The oil and natural gas industry is leading the way to reduce methane emissions in a cost-effective manner, and new regulations could threaten Colorado’s energy renaissance, Tracee Bentley, executive director of the Colorado Petroleum Council (CPC) told EPA Wednesday in a public hearing on the agency’s proposed methane regulations for oil and natural gas production.
“Even as U.S. oil and natural gas production has surged, methane emissions have declined significantly,” said Bentley, in testimony at the Denver hearing. “Our industry has voluntarily led the way in its pursuit of improved operations to safely maximize the recovery and capture of these valuable oil and gas resources.”

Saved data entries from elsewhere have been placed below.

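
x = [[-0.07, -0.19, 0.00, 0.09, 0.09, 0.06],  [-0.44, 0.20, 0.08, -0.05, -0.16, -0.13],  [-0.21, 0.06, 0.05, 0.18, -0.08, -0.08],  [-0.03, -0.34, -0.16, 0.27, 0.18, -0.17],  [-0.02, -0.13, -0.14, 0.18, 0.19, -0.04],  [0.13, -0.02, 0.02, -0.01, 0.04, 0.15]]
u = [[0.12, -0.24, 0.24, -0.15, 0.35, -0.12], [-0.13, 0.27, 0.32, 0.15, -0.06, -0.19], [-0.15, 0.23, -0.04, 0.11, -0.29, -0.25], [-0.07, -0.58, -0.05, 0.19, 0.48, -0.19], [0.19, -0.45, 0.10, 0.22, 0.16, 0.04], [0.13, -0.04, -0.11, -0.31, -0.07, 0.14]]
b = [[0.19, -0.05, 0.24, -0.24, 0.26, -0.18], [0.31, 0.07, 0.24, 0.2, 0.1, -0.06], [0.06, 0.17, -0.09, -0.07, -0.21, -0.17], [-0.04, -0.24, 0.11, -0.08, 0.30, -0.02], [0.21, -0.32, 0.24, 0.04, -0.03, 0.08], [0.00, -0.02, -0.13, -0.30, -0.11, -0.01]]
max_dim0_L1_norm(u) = 1.81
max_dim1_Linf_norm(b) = 0.32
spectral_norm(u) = 1.08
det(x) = -0.00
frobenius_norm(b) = 1.04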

Methane emissions from hydraulically fractured natural gas wells have fallen nearly 79 percent since 2005, and total methane emissions from natural gas systems are down 11 percent over the same period, according to EPA Data. These reductions have occurred during a time when total U.S. gas production has increased 44 percent. “This industry has also played a significant role in the 27-year lows,” said Bentley.
“These trends are the result of free market measures and private sector investment. We urge EPA not to get in the way of this success by developing a one-size-fits-all regulatory approach, particularly for those in states that are already leading the way, either voluntarily or following Colorado’s Regulation 7. The last thing we need is a duplicative and costly regulation that could increase the cost of energy for Colorado consumers and undermine our competitiveness as an energy leader.
“CPC and the industry remain committed to working with EPA and the administration to identify additional cost-effective control opportunities that do not hinder our ability to provide the energy our state, and the entire nation, will continue to demand for many years to come.”
The Colorado Petroleum Council is a division of API.